WAVERLY – It started with an email.

Amy Doele received an email from the Shriners about an opportunity for her daughter, Poppy, to go to Virgina for an all-expense paid trip to go to a softball camp.

This was, of course, no ordinary softball camp because Poppy is no ordinary kid.

Poppy is a fifth grader at Waverly Intermediate School, a New York Yankee fan and was born without a left hand.

The camp was the USA Patriots Kids Camp and is for kids with limb deficiencies.

The USA Patriots are an amputee softball team made up of veterans who lost limbs, either in the line of duty or in civilian life. The team is put together by Wounded Warriors.

Even though Poppy had never played softball before, she and her mother headed out to Norfolk, Va., for a week of fun and education.

Poppy, one of 17 kids nationwide chosen for the trip, said it was nice to be surrounded by other children who were experiencing the same problems.

“They actually get you,” she said.

Amy and Poppy spent the week from July 29 to Aug. 4 on the campus of Virginia Wesleyan University getting pointers on more than just softball from the USA Patriots.

Amy said that each day the veterans would tell their stories on how they were injured and about the long road of recovery.

Whether the veteran had lost his legs during a battle in Afghanistan or his arm in a motorcycle crash, Amy said the lessons about overcoming obstacles from people who can relate to kids like Poppy were powerful.

But it is not like Poppy is looking for sympathy.

Despite only hav-ing one hand, Poppy keeps her parents, Jeromy and Amy, busy.

Between Poppy and her brother, Jackson, a seventh grader at Waverly Middle School, the parents are often scrambling to keep up with their kids’ busy lives.

If she’s not playing flag football or soccer, Poppy can be found at dance class or the theatre.

Each presents its own challenges.

“In theatre, when you have to hold props and stuff, it isn’t as easy.

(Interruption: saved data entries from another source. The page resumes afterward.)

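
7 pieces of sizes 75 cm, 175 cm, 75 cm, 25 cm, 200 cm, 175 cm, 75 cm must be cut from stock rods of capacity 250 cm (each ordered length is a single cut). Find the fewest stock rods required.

Total = 200 + 175 + 175 + 75 + 75 + 75 + 25 = 800 cm.
Lower bound: ⌈800/250⌉ = 4 stock rods.
A packing using 4 stock rods:
  stock rod 1: 200 + 25 = 225
  stock rod 2: 175 + 75 = 250
  stock rod 3: 175 + 75 = 250
  stock rod 4: 75 = 75
This matches the lower bound, so 4 is optimal.

4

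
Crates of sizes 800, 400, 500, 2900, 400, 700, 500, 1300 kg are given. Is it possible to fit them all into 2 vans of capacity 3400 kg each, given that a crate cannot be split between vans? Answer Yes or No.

No

Total = 7500 kg; ⌈7500/3400⌉ = 3.
At least 3 vans are required, but only 2 are allowed.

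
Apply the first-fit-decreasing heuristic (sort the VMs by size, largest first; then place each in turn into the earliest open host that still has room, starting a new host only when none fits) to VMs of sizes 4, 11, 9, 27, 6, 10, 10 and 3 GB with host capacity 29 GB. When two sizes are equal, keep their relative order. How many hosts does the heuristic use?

3

Sorted descending: 27, 11, 10, 10, 9, 6, 4, 3.
  27 → host 1 (new)  [load 27/29]
  11 → host 2 (new)  [load 11/29]
  10 → host 2  [load 21/29]
  10 → host 3 (new)  [load 10/29]
  9 → host 3  [load 19/29]
  6 → host 2  [load 27/29]
  4 → host 3  [load 23/29]
  3 → host 3  [load 26/29]
3 hosts opened.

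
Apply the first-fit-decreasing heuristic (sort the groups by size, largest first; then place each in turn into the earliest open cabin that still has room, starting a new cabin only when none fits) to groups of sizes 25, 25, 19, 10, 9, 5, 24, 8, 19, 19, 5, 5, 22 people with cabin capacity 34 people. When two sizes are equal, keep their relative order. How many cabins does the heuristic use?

7

Sorted descending: 25, 25, 24, 22, 19, 19, 19, 10, 9, 8, 5, 5, 5.
  25 → cabin 1 (new)  [load 25/34]
  25 → cabin 2 (new)  [load 25/34]
  24 → cabin 3 (new)  [load 24/34]
  22 → cabin 4 (new)  [load 22/34]
  19 → cabin 5 (new)  [load 19/34]
  19 → cabin 6 (new)  [load 19/34]
  19 → cabin 7 (new)  [load 19/34]
  10 → cabin 3  [load 34/34]
  9 → cabin 1  [load 34/34]
  8 → cabin 2  [load 33/34]
  5 → cabin 4  [load 27/34]
  5 → cabin 4  [load 32/34]
  5 → cabin 5  [load 24/34]
7 cabins opened.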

So you have to find a way to adapt to it,” Poppy said.

Poppy wasn’t the only one to get support from the camp, though. Amy said that during the trip, the parents of the other kids at the camp really formed a bond.

“When you have a kid who looks different and is different, and then you’re with a bunch of parents that have the same thing. You get really close, really quickly,” Amy said.

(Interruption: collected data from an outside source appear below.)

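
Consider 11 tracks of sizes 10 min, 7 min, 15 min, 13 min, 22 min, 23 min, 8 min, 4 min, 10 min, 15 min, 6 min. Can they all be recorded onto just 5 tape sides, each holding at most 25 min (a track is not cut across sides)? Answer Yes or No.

Total = 133 min; ⌈133/25⌉ = 6.
At least 6 tape sides are required, but only 5 are allowed.

No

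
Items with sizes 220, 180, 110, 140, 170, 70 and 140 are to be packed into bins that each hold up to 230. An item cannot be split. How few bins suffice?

6

Total = 220 + 180 + 170 + 140 + 140 + 110 + 70 = 1030.
Lower bound: ⌈1030/230⌉ = 5 bins.
A packing using 6 bins:
  bin 1: 220 = 220
  bin 2: 180 = 180
  bin 3: 170 = 170
  bin 4: 140 + 70 = 210
  bin 5: 140 = 140
  bin 6: 110 = 110
No arrangement into 5 bins stays within capacity, so 6 is optimal.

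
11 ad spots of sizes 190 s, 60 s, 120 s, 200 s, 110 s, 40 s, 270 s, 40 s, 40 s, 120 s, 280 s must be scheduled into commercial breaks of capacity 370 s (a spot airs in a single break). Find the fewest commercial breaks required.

5

Total = 280 + 270 + 200 + 190 + 120 + 120 + 110 + 60 + 40 + 40 + 40 = 1470 s.
Lower bound: ⌈1470/370⌉ = 4 commercial breaks.
A packing using 5 commercial breaks:
  break 1: 280 + 60 = 340
  break 2: 270 + 40 + 40 = 350
  break 3: 200 + 120 + 40 = 360
  break 4: 190 + 120 = 310
  break 5: 110 = 110
No arrangement into 4 commercial breaks stays within capacity, so 5 is optimal.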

The group was dubbed the “mom squad” by Poppy and the other campers. Amy and Jeromy said the group could be the beginning of some life-long friendships as they plan to get together with other families they met at camp.

The Doeles said that meeting other parents in a similar situation was invaluable.

“When you ask (the other parents) for advice, it’s coming from a place that they’ve been there,” Amy said.

It is a week the Doele mother and daughter won’t forget.

“I told (Poppy) I wasn’t sure who had more fun,” Amy Doele said. “It was kind of a toss-up.”

No matter who had more fun, the Doeles came back with new friends, new stories and possibly a new sport. And it all started with an email.